Other handy lubricants include soap, lip balm, and candle wax, but remember to clean these off the zipper when you get home because they collect dirt. If there aren’t fabric snags and the teeth are intact, then you have a slider problem which is easily solved by replacing the slider. If you planned ahead, you’ll have a zipper repair kit with an assortment of sliders in the repair kit, and a multi-tool with pliers and nippers to remove the zipper stop. After installing a new slider on the zipper, crimp a new stop at the zipper base.
Modern tents are designed to withstand strong winds and pounding rain, so a quality tent usually sustains little or no damage from the elements. The most common problems are broken tent poles and rips and holes from carelessness, falling branches, and nearby campfires. Sturdy poles can break in strong storms, so you need to repair them quickly to stay dry. Your best bet is to pack a repair sleeve, a larger diameter section of pole or PVC pipe, in the repair kit. Just slip it over the broken section and apply duct tape. Without a sleeve, an easy hack is to make a splint with a piece of wood and tape it on the pole.

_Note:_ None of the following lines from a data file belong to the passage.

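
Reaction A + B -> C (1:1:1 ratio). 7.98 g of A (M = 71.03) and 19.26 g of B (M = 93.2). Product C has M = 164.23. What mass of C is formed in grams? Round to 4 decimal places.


Find moles of each reactant; the smaller value is the limiting reagent in a 1:1:1 reaction, so moles_C equals moles of the limiter.
n_A = mass_A / M_A = 7.98 / 71.03 = 0.112347 mol
n_B = mass_B / M_B = 19.26 / 93.2 = 0.206652 mol
Limiting reagent: A (smaller), n_limiting = 0.112347 mol
mass_C = n_limiting * M_C = 0.112347 * 164.23
mass_C = 18.45074781 g, rounded to 4 dp:

18.4507 g


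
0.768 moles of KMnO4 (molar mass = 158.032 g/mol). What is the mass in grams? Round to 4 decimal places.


mass = n * M
mass = 0.768 * 158.032
mass = 121.368576 g, rounded to 4 dp:

121.3686 g


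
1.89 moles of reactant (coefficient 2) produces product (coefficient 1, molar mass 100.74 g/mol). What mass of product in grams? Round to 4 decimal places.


Use the coefficient ratio to convert reactant moles to product moles, then multiply by the product's molar mass.
moles_P = moles_R * (coeff_P / coeff_R) = 1.89 * (1/2) = 0.945
mass_P = moles_P * M_P = 0.945 * 100.74
mass_P = 95.1993 g, rounded to 4 dp:

95.1993 g


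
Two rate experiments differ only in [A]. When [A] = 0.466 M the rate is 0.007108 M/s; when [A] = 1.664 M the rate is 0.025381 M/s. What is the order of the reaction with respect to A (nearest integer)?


Rate is proportional to [A]^n, so rate2/rate1 = ([A]2/[A]1)^n. Take logs to solve for n.
rate2/rate1 = 0.025381 / 0.007108 = 3.5708
[A]2/[A]1 = 1.664 / 0.466 = 3.5708
n = ln(3.5708) / ln(3.5708) = 1.0
Nearest integer order:

1


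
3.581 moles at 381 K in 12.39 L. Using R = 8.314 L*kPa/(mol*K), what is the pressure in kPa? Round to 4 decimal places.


PV = nRT, solve for P = nRT / V.
nRT = 3.581 * 8.314 * 381 = 11343.2974
P = 11343.2974 / 12.39
P = 915.52037127 kPa, rounded to 4 dp:

915.5204 kPa


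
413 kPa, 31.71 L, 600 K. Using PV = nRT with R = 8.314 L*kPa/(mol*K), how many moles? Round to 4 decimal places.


PV = nRT, solve for n = PV / (RT).
PV = 413 * 31.71 = 13096.23
RT = 8.314 * 600 = 4988.4
n = 13096.23 / 4988.4
n = 2.62533678 mol, rounded to 4 dp:

2.6253 mol


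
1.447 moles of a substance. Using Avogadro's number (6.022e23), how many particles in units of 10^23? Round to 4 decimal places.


N = n * NA, then divide by 1e23 for the requested units.
N / 1e23 = n * 6.022
N / 1e23 = 1.447 * 6.022
N / 1e23 = 8.713834, rounded to 4 dp:

8.7138


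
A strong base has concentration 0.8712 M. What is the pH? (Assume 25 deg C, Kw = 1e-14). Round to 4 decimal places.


A strong base dissociates completely, so [OH-] equals the given concentration.
pOH = -log10([OH-]) = -log10(0.8712) = 0.059882
pH = 14 - pOH = 14 - 0.059882
pH = 13.940118, rounded to 4 dp:

13.9401


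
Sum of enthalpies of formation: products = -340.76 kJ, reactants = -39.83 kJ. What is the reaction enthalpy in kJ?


dH_rxn = sum(dH_f products) - sum(dH_f reactants)
dH_rxn = -340.76 - (-39.83)
dH_rxn = -300.93 kJ:

-300.93 kJ


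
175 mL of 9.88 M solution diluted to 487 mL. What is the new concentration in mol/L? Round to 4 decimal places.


Dilution: M1*V1 = M2*V2, solve for M2.
M2 = M1*V1 / V2
M2 = 9.88 * 175 / 487
M2 = 1729.0 / 487
M2 = 3.55030801 mol/L, rounded to 4 dp:

3.5503 mol/L


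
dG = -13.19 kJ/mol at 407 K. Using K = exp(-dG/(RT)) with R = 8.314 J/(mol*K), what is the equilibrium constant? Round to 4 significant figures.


dG is in kJ/mol; multiply by 1000 to match R in J/(mol*K).
RT = 8.314 * 407 = 3383.798 J/mol
exponent = -dG*1000 / (RT) = -(-13.19*1000) / 3383.798 = 3.89798682
K = exp(3.89798682)
K = 49.303093, rounded to 4 significant figures:

49.30


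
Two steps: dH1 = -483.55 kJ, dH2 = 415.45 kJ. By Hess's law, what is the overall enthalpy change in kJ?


Hess's law: enthalpy is a state function, so add the step enthalpies.
dH_total = dH1 + dH2 = -483.55 + (415.45)
dH_total = -68.1 kJ:

-68.10 kJ


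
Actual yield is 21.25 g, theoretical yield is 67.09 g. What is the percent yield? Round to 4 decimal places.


% yield = 100 * actual / theoretical
% yield = 100 * 21.25 / 67.09
% yield = 31.67387092 %, rounded to 4 dp:

31.6739 %


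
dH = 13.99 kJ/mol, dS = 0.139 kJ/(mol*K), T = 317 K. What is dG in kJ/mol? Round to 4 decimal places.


Gibbs: dG = dH - T*dS (consistent units, dS already in kJ/(mol*K)).
T*dS = 317 * 0.139 = 44.063
dG = 13.99 - (44.063)
dG = -30.073 kJ/mol, rounded to 4 dp:

-30.0730 kJ/mol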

Holes in tents are usually small so they’re an easy fix. For small tears, apply a seam sealer or Super Glue and press the fabric together. For larger holes, use or make a repair patch (often included with the tent) and glue or sew over the hole. Make sure to cut the patch so there is at least an inch of fabric around the tear and the corners are rounded. Use duct tape for a quick patch job.
Of course, no matter what you have with you, there will come a time when you’re missing that one thing you need. Guess what? That’s a part of camping. Part of the fun is in jury-rigging a fix that can get you home. If you invest in high-quality gear, these problems will be few and far between—but it’s still nice to know that you’re prepared should the need arise.